The prize for the most artistic Christmas dish, however, has to go to Twelfth cakes, served on the feast of the Epiphany in the late Georgian period. These were intricately iced with two gilded sugar crowns, symbolising the king and queen of the evening’s revels. Special packs of cards illustrated with humorous characters were shuffled and the partygoers compelled to play out the role shown on the card they had picked. The unlucky ones might have to act out the role of an old crone for the rest of the night, while those who picked the king and queen would be able to boss everybody else about. But everybody got a slice of Twelfth cake. That is until it was gradually replaced by the modern Christmas cake. It is often said that Queen Victoria disapproved of the gambling and excess that took place on Twelfth Night. Whether this is true or not, the custom of the Twelfth cake certainly faded away.

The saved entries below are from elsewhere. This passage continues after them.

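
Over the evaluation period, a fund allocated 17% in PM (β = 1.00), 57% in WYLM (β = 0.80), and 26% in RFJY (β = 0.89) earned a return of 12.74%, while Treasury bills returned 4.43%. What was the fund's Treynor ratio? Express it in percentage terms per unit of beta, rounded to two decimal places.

β_P = 0.17×1.00 + 0.57×0.80 + 0.26×0.89 = 0.8574
Treynor = (R_P − R_f) / β_P = (12.74% − 4.43%) / 0.8574 = 8.31% / 0.8574 = 9.69%

9.69%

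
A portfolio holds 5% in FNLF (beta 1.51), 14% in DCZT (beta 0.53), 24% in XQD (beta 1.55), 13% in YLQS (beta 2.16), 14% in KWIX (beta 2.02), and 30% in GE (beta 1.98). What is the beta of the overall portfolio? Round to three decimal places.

β_P = Σ w_i β_i = 0.05×1.51 + 0.14×0.53 + 0.24×1.55 + 0.13×2.16 + 0.14×2.02 + 0.30×1.98 = 1.6793

1.679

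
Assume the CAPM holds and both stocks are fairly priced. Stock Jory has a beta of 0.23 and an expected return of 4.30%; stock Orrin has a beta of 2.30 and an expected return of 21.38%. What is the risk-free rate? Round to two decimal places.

2.40%

Both satisfy E(R) = R_f + β·MRP, so the slope of the SML is
MRP = (21.38% − 4.30%) / (2.30 − 0.23) = 17.08% / 2.07 = 8.2512%
R_f = E(R_Jory) − β_Jory·MRP = 4.30% − 0.23 × 8.2512% = 2.4022%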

Today’s Christmas traditions have firm roots in the past, but some would argue that the feasting of earlier centuries was far more extravagant than our trimmed down 21st-century Christmas dinner. So if you’re feeling full after the turkey this Christmas, just be thankful a cygnet pie, six larded eels and a brace of partridge aren’t next.

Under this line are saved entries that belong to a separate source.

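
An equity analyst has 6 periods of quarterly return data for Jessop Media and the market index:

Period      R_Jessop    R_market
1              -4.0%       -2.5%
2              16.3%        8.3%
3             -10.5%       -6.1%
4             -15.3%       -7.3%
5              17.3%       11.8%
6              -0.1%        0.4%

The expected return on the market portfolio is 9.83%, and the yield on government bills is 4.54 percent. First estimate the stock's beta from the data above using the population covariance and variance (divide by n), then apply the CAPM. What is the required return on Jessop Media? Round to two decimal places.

13.70%

Mean R_i = (-4.0 + 16.3 − 10.5 − 15.3 + 17.3 − 0.1) / 6 = 0.6167%
Mean R_m = (-2.5 + 8.3 − 6.1 − 7.3 + 11.8 + 0.4) / 6 = 0.7667%
Σ(R_i − R̄_i)(R_m − R̄_m) = 522.2933  ⇒  Cov = 522.2933 / 6 = 87.0489
Σ(R_m − R̄_m)² = 301.5133  ⇒  Var(R_m) = 301.5133 / 6 = 50.2522
β = Cov / Var(R_m) = 87.0489 / 50.2522 = 1.7322
MRP = 9.83% − 4.54% = 5.29%
E(R) = R_f + β × MRP = 4.54% + 1.7322 × 5.29% = 13.70%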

Two authentic early 18th-century punch recipes, with their original text
Take three pints of the best brandy, as much spring-water, a pint or better of the best lime-juice, a pound of double refined sugar. This punch is better than weaker punch, for it does not so easily affect the head, by reason of the large quantity of lime-juice more than common, and it is more grateful and comfortable to the stomach.
Punch for chambermaids
Take a quart of water, a quarter of a pint of Lime-juice; squeeze in also the juice of a Seville orange and a lemon; put in six ounces of fine sugar; strain all through a strainer, three times till it is very clear then put in a pint of brandy, and half a pint of white-wine.

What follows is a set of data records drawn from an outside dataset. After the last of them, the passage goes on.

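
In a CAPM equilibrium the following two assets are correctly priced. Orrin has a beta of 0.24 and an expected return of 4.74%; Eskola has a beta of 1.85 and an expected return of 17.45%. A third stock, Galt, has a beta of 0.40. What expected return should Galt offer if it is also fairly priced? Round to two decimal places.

MRP (SML slope) = (17.45% − 4.74%) / (1.85 − 0.24) = 12.71% / 1.61 = 7.8944%
R_f (intercept) = 4.74% − 0.24 × 7.8944% = 2.8453%
E(R_Galt) = R_f + β × MRP = 2.8453% + 0.40 × 7.8944% = 6.00%

6.00%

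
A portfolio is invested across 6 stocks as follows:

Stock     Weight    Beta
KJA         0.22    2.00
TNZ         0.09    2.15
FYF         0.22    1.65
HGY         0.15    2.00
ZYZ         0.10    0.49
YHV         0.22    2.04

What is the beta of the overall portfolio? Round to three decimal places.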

A bill of fare for Christmas Day
and how to set the meat in order
A collar of brawn
Stewed broth of mutton with marrow bones
A grand sallet
A pottage of caponets
A breast of veal in stoffado
A boil’d partridge
A chine of beef, or sirloin roast
A jegote of mutton with anchove sauce
A made dish of sweetbread
A swan roast
A pasty of venison
A kid with a pudding in his belly
A steak pie
A hanch of vension, roasted
A turkey roast and stuck with cloves
A made dish of chickens in puff paste
Two bran geese roasted, one larded
Two large capons
The second course for the
Oranges and lemons
A young lamb or kid
Two couple of rabbits, two larded
A pig souc’t with tongues
Three ducks, one larded
Three pheasants, one larded
A swan pye
Three brace of partridge, three larded,
made dish in puff paste
Bolonia sausages, and anchovies, mushrooms, and cavieate, and pickled oysters in a dish
Six eels, three larded
A gammon of Westphalia bacon
Ten plovers, five larded
A quince pye, or warden pie
Six woodcocks, three larded
A standing tart in puff paste, preserved
fruits, pippins, etc
A dish of larks
Six dried neats tongues
Powdered geese, jellies
From Robert May, The Accomplisht Cook,
Ivan Day is a food historian, curator and chef who features in BBC TV series The Hairy Bikers Best of British. He also runs two-day historic cookery courses from his kitchen in Cumbria.